The Austrian private foundation is accompanied by supporting tax legislation and tax benefits serving the needs of a modern family.

Establishment of the Austrian private foundation

A minimum of EUR 70,000 has to be endowed to the foundation, either in cash or in kind. The net asset value received by the foundation is exposed to a one-time tax of 2.5%.

Income of the Austrian private foundation

A standard income tax rate of 25% applies but many tax exemptions are available. For example, domestic dividend income is completely tax exempt in the hands of the foundation. Foreign source dividend income is also not taxed in the hands of the Austrian foundation provided that the foundation holds at least 10 % of the shares of the foreign corporation for a period of at least one year. Dividends originating from EU/EEA countries tax exempt irrespective of the percentage of shareholding and holding period.

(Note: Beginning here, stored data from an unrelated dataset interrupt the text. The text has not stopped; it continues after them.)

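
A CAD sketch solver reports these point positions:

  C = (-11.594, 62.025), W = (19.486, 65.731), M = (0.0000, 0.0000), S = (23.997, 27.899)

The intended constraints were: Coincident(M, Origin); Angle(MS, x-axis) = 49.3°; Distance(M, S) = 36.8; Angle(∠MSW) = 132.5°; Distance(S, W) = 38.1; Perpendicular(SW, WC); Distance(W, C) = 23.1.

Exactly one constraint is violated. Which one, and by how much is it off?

Distance(W, C) = 23.1 — off by 8.20.

M = (0.00, 0.00) ✓; MS at 49.30° ✓; |MS| = 36.80 ✓; ∠MSW = 132.5° ✓; |SW| = 38.10 ✓; ∠(SW, WC) = 90.00° ✓; |WC| = 31.30 ✗.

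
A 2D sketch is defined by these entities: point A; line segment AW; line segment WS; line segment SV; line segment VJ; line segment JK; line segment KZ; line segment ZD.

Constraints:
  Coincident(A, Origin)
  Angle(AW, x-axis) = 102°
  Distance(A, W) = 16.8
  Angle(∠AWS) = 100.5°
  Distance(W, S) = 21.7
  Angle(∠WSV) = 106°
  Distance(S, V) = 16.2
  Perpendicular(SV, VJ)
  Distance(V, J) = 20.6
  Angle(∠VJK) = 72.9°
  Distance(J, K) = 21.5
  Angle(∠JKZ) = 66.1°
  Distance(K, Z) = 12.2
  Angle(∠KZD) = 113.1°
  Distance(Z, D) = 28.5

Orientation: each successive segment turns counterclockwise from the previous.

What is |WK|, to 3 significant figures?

6.78

A is at the origin; AW runs at 102.0° with length 16.8, so W = (-3.49, 16.4). ∠AWS = 100.5° gives WS at -178° from the x-axis; with |WS| = 21.7, S = (-25.2, 15.9). ∠WSV = 106.0° gives SV at -104° from the x-axis; with |SV| = 16.2, V = (-29.2, 0.181). SV is perpendicular to VJ, so VJ runs at -14.5°; with |VJ| = 20.6, J = (-9.30, -4.98). ∠VJK = 72.9° gives JK at 92.6° from the x-axis; with |JK| = 21.5, K = (-10.3, 16.5). Then |WK| = |K − W| = 6.78.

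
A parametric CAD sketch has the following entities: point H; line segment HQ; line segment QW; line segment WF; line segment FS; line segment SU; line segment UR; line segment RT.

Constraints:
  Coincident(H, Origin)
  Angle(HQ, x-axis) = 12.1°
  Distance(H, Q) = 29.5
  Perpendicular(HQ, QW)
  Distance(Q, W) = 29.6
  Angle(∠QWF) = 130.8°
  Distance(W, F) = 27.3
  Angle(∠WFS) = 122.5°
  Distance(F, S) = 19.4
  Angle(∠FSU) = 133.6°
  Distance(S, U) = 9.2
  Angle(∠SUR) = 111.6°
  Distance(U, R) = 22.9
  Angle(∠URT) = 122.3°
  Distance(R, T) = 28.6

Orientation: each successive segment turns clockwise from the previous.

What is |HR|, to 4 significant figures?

16.56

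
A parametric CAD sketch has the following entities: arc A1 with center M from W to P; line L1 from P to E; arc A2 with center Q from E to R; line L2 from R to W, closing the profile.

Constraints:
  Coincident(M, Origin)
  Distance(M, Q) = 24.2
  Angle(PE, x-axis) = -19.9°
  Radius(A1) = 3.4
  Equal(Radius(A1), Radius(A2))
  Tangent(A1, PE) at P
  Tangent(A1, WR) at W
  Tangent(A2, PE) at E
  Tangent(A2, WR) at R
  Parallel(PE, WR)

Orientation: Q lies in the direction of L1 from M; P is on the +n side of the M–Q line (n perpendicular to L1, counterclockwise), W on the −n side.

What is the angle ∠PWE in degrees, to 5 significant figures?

74.305°

The slot axis is L1's direction at -19.9°, so u = (cos -19.9°, sin -19.9°) = (0.94029, -0.34038) and n = (−sin -19.9°, cos -19.9°) = (0.34038, 0.94029). M is at the origin and Q lies 24.2 along u from M, so Q = 24.2·u = (22.755, -8.2372). Tangency of A1 to both parallel lines with radius 3.4 puts P and W at M ± 3.4·n: P = (1.1573, 3.1970), W = (-1.1573, -3.1970). Equal radii place E and R the same way about Q: E = Q + 3.4·n = (23.912, -5.0402), R = Q − 3.4·n = (21.598, -11.434). Then cos ∠PWE = WP·WE / (|WP||WE|), giving 74.305°.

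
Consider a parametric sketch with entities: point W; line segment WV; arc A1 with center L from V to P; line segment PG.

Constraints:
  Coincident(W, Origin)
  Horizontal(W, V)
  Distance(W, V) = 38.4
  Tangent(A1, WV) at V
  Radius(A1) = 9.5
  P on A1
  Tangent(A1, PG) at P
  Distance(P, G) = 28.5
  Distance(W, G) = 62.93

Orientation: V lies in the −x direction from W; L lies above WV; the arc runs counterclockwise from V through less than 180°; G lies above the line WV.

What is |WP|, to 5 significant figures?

35.349

Checks: |LP| = 9.500 ✓; ∠(LP, PG) = 90.00° ✓; |PG| = 28.50 ✓; |WG| = 62.93 ✓.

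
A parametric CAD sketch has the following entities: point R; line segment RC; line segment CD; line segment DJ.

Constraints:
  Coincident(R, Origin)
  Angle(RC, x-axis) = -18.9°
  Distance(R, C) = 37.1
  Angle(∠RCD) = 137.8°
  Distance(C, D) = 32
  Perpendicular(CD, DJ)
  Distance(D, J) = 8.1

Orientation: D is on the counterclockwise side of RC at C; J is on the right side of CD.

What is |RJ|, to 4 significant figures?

68.03

R is at the origin; RC runs at -18.9° with length 37.1, so C = 37.1·(cos -18.9°, sin -18.9°) = (35.10, -12.02). ∠RCD = 137.8°, so CD runs at -18.9° + (180° − 137.8°) = 23.30° from the x-axis; with |CD| = 32.0, D = C + 32.0·(cos 23.30°, sin 23.30°) = (64.49, 0.6401). CD is perpendicular to DJ; with |DJ| = 8.1 on the right of CD, J = D + 8.1·(0.3955, -0.9184) = (67.69, -6.799). Then |RJ| = |J − R| = 68.03.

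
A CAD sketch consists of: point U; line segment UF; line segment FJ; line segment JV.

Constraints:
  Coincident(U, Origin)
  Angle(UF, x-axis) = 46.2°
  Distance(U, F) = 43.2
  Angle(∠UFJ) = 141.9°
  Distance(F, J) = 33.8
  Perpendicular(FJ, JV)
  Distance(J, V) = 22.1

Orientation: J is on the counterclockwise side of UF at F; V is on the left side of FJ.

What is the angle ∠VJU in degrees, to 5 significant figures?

68.536°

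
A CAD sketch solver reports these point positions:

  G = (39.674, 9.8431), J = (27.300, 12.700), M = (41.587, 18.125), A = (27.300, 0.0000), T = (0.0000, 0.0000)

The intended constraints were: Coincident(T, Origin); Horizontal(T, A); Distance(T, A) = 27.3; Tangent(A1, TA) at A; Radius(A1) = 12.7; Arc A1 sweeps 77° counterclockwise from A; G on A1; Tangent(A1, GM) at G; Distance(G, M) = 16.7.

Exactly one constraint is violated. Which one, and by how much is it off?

Distance(G, M) = 16.7 — off by 8.20.

T = (0.00, 0.00) ✓; T.y = 0.00, A.y = 0.00 ✓; |TA| = 27.30 ✓; ∠(JA, AT) = 90.00° ✓; |JA| = 12.70 ✓; bearing(J→G) − bearing(J→A) = 77.00° ✓; |JG| = 12.70 ✓; ∠(JG, GM) = 90.01° ✓; |GM| = 8.500 ✗.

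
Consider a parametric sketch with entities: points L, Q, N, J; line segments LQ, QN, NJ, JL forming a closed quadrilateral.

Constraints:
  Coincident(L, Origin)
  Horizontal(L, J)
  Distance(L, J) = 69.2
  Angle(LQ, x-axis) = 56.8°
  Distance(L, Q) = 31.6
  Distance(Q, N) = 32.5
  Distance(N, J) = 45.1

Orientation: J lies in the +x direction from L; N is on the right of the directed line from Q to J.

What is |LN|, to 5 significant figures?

24.972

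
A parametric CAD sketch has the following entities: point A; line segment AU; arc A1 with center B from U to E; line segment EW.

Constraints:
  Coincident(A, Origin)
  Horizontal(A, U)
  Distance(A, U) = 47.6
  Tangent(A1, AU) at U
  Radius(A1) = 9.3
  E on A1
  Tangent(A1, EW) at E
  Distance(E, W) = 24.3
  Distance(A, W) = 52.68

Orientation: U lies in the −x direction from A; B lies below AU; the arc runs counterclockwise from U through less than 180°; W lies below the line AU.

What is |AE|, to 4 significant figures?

56.96

Checks: |BE| = 9.300 ✓; ∠(BE, EW) = 90.00° ✓; |EW| = 24.30 ✓; |AW| = 52.68 ✓.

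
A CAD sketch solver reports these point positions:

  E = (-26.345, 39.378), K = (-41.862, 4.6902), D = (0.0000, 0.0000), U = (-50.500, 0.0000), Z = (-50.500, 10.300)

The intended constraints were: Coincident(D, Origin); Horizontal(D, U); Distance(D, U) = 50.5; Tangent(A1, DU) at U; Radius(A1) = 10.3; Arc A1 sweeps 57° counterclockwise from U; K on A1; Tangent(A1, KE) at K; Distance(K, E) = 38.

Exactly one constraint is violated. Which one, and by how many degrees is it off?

Tangent(A1, KE) at K — off by 8.90°.

D = (0.00, 0.00) ✓; D.y = 0.00, U.y = 0.00 ✓; |DU| = 50.50 ✓; ∠(ZU, UD) = 90.00° ✓; |ZU| = 10.30 ✓; bearing(Z→K) − bearing(Z→U) = 57.00° ✓; |ZK| = 10.30 ✓; ∠(ZK, KE) = 81.10° ✗; |KE| = 38.00 ✓.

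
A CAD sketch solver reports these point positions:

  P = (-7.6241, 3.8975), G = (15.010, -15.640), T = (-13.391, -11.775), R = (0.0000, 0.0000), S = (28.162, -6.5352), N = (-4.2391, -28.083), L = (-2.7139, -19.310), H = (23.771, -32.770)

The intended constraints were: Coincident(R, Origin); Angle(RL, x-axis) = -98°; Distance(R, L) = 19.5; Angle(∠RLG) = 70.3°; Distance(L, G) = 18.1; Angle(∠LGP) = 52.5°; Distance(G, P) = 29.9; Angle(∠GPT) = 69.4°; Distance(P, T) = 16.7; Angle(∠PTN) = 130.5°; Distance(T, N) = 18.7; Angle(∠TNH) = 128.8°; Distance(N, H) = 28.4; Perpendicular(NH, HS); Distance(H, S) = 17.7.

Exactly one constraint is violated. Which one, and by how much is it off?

Distance(H, S) = 17.7 — off by 8.90.

R = (0.00, 0.00) ✓; RL at -98.00° ✓; |RL| = 19.50 ✓; ∠RLG = 70.30° ✓; |LG| = 18.10 ✓; ∠LGP = 52.50° ✓; |GP| = 29.90 ✓; ∠GPT = 69.40° ✓; |PT| = 16.70 ✓; ∠PTN = 130.5° ✓; |TN| = 18.70 ✓; ∠TNH = 128.8° ✓; |NH| = 28.40 ✓; ∠(NH, HS) = 90.00° ✓; |HS| = 26.60 ✗.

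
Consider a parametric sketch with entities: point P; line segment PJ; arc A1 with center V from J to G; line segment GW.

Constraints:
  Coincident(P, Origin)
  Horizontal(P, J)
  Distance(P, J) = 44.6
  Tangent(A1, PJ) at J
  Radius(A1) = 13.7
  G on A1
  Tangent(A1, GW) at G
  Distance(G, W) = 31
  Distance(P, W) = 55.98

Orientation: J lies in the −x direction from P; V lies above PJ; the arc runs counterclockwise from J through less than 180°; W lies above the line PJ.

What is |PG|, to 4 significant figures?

34.15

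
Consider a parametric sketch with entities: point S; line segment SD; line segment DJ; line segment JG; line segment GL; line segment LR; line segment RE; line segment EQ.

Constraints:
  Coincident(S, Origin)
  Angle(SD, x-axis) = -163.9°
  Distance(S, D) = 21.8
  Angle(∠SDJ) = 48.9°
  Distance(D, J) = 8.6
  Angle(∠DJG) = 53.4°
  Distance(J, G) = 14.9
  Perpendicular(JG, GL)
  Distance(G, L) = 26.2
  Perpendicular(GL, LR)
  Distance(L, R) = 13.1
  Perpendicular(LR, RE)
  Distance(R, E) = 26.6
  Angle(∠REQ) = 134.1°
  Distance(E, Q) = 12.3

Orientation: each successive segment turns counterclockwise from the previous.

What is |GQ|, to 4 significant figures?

9.924

S is at the origin; SD runs at -163.9° with length 21.8, so D = (-20.94, -6.045). ∠SDJ = 48.9° gives DJ at -32.80° from the x-axis; with |DJ| = 8.6, J = (-13.72, -10.70). ∠DJG = 53.4° gives JG at 93.80° from the x-axis; with |JG| = 14.9, G = (-14.70, 4.163). JG is perpendicular to GL, so GL runs at -176.2°; with |GL| = 26.2, L = (-40.85, 2.427). GL ⟂ LR, so LR runs at -86.20°; with |LR| = 13.1, R = (-39.98, -10.64). The perpendicularity gives RE at right angles to LR, so RE runs at 3.800°; with |RE| = 26.6, E = (-13.44, -8.882). ∠REQ = 134.1° gives EQ at 49.70° from the x-axis; with |EQ| = 12.3, Q = (-5.481, 0.4992). Then |GQ| = |Q − G| = 9.924.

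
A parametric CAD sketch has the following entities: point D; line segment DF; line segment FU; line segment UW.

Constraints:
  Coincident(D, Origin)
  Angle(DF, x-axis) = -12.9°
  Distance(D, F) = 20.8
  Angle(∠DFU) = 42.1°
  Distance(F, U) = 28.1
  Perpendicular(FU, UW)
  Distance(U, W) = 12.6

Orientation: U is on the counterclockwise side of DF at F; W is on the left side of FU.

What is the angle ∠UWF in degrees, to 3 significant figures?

65.8°

D is at the origin; DF runs at -12.9° with length 20.8, so F = 20.8·(cos -12.9°, sin -12.9°) = (20.3, -4.64). ∠DFU = 42.1°, so FU runs at -12.9° + (180° − 42.1°) = 125° from the x-axis; with |FU| = 28.1, U = F + 28.1·(cos 125°, sin 125°) = (4.16, 18.4). The perpendicularity gives UW at right angles to FU; with |UW| = 12.6 on the left of FU, W = U + 12.6·(-0.819, -0.574) = (-6.16, 11.1). Then cos ∠UWF = WU·WF / (|WU||WF|), giving 65.8°.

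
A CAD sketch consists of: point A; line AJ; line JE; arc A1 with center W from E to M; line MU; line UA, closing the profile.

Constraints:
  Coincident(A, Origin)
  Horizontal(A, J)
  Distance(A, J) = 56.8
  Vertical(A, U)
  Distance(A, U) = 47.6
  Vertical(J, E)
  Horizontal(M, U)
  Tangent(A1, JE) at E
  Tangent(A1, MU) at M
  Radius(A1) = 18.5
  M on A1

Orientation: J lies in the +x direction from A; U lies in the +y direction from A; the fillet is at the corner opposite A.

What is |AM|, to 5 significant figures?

61.095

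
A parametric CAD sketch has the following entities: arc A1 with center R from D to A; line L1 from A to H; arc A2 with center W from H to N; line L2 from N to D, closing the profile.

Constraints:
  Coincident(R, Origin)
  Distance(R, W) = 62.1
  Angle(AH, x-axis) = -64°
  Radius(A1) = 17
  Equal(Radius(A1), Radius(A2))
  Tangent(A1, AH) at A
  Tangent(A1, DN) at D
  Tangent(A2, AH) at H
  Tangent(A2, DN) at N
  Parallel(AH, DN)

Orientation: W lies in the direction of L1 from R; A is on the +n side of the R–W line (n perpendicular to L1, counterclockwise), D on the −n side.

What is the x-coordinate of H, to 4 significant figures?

42.50

The slot axis is L1's direction at -64.0°, so u = (cos -64.0°, sin -64.0°) = (0.4384, -0.8988) and n = (−sin -64.0°, cos -64.0°) = (0.8988, 0.4384). R is at the origin and W lies 62.1 along u from R, so W = 62.1·u = (27.22, -55.82). Tangency of A1 to both parallel lines with radius 17.0 puts A and D at R ± 17.0·n: A = (15.28, 7.452), D = (-15.28, -7.452). Equal radii place H and N the same way about W: H = W + 17.0·n = (42.50, -48.36), N = W − 17.0·n = (11.94, -63.27). So H.x = 42.50.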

Distributions paid to beneficiaries

Depending on the country of residence of the beneficiaries and the applicable double taxation avoidance agreement between Austria and that country, a withholding tax between 0 and 25% will be levied.

Do not hesitate to contact us if you would like to receive more information about the Austrian Foundation.

Incorporating in Austria

1) Select the company name for your GmbH

First select a name for your corporation.

  • The name of the company must end with GmbH to denote limited liability
  • A company name check can be carried out free of charge to see if a required name has already been registered.
  • We can then reserve your GmbH name for up to ten days.
  • You are not allowed to use a name which is either identical or deceptively similar to one that is already used by another corporation.

2) Share Capital

Select the number of shares each shareholder will have.

  • The minimum share capital of a GmbH is €35,000
  • Only €17,500 of the total share capital must be paid up before registration.
  • There are no share certificates in an Austrian company.
  • Valid transfer of the ownership of shares is only possible by means of an assignment before a notary.

3) Select Directors

Decide who will be the directors of your company.

  • Directors may be of any nationality and may reside anywhere.
  • Only one director is required. Although there may be several.
  • Directors can be residents or non-resident.

4) Select Shareholders

Select who will be the shareholders of your company.

  • Shareholders may be of any nationality and may reside anywhere
  • Only one shareholder is required. This can be the same person as the director.
  • Shareholders can be residents or non-resident
  • Corporate shareholders are allowed.

5) Select a Registered Office

A Austrian registered office address is required for your company.

Features of a Austrian GmbH

  • An Austrian company is legally exempt from dividends tax received from a foreign subsidiary. Austria levies no withholding tax on dividends paid to the foreign parent.
  • As a member of the European Union (EU), Austria is governed by the provisions of the EU's Parent-Subsidiary directive. Thus, an Austrian holding company which holds at least 25% of the shares of an EU subsidiary can receive dividends from the subsidiary free of withholding tax.
  • An Austrian company can access a large network of double taxation treaties Austria has signed with major trading nations around the world.
  • A minimum of one director and one shareholder is required for Austria company formation. The shareholder and director can be the same person, and need not be resident in Austria. Corporate shareholders are permitted with Austria company formation.
  • It is easy to open global corporate bank accounts to support your Austrian company formation.
  • Austria is regarded as one the world’s most competitive economy. It has excellent business advantages including its economic performance, government efficiency, business efficiency and infrastructure.
  • A GmbH pays corporate profits tax of 25% on all income. In addition financial statements must be submitted to the Austrian Chamber of Commerce.
  • A Austrian company formation requires a minimum share capital of €35,000, of which at least half, €17,500, must be paid up in cash.
  • A register containing directors and shareholders details is available for public viewing.